Mountains, Music, and Tom Petty
Back in 2008, the first ever Pemberton Music Festival lineup was announced. A group of us from Vancouver planned to go, but I was tight for money at the time and told the guys I had to bail. Well, they pitched in and bought me a ticket, even though one of them had to bail because of a new job opportunity. I have some pretty amazing friends.
Thanks to them I was able to see a pretty fantastic lineup with Nine Inch Nails headlining Friday, along with Jay-Z and Coldplay on Sunday. But it was Saturday night that took the cake.

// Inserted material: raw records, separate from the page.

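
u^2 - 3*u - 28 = (u - 7)*(u + 4)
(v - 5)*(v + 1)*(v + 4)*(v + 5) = v^4 + 5*v^3 - 21*v^2 - 125*v - 100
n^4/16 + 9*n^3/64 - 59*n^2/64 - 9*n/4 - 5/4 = (n/4 + 1/4)*(n/4 + 1)*(n - 4)*(n + 5/4)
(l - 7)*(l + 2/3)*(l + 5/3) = l^3 - 14*l^2/3 - 137*l/9 - 70/9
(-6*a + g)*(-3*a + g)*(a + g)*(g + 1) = 18*a^3*g + 18*a^3 + 9*a^2*g^2 + 9*a^2*g - 8*a*g^3 - 8*a*g^2 + g^4 + g^3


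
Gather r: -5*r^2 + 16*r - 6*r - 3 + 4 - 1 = -5*r^2 + 10*r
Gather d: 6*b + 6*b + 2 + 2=12*b + 4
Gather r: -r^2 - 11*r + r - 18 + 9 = -r^2 - 10*r - 9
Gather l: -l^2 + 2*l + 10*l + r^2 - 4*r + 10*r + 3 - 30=-l^2 + 12*l + r^2 + 6*r - 27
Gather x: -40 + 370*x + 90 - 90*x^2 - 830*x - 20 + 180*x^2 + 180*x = 90*x^2 - 280*x + 30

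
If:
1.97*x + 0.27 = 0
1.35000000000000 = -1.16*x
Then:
No Solution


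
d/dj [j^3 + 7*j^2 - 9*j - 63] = 3*j^2 + 14*j - 9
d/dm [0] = 0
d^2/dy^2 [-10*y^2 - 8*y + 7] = -20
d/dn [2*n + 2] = 2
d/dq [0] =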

60,000+ watched the Tragically Hip open for Tom Petty & the Heartbreakers. Talk about the longest and largest sing-a-long I’ve ever been a part of. After the Hip went off stage, we crushed bottles of water in order to get our voices back.
Tom Petty was late. 10 minutes after his scheduled start time went by. 20 minutes. 30 minutes. The crowd became restless, singing Tom Petty classics in anticipation of the concert we hoped was still going to happen.

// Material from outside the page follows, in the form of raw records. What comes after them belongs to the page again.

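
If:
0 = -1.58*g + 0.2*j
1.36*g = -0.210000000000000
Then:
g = -0.15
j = -1.22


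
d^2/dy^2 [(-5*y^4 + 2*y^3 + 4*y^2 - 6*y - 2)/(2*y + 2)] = (-15*y^4 - 38*y^3 - 24*y^2 + 6*y + 8)/(y^3 + 3*y^2 + 3*y + 1)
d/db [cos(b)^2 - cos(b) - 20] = sin(b) - sin(2*b)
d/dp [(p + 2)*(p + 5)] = 2*p + 7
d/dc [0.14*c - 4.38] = 0.140000000000000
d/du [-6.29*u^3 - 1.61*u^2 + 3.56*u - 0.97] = -18.87*u^2 - 3.22*u + 3.56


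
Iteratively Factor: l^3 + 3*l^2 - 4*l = (l - 1)*(l^2 + 4*l) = l*(l - 1)*(l + 4)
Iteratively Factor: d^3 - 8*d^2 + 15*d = (d - 5)*(d^2 - 3*d) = (d - 5)*(d - 3)*(d)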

With a beautiful mountain backdrop, and the sunset on full blast behind us, a helicopter appeared. The crowd went silent. It landed stage left. The door opened, and out walked Tom Petty. The crowd went nuts. “Did Tom Petty just arrive at a festival in a helicopter and walk directly onto the stage to perform?”. Yes, he did, and it was freaking amazing.
Thanks to Josh Manuel and Glenn McFadden for that memory. Goodbye Tom Petty, thank you for being the soundtrack to many of our lives.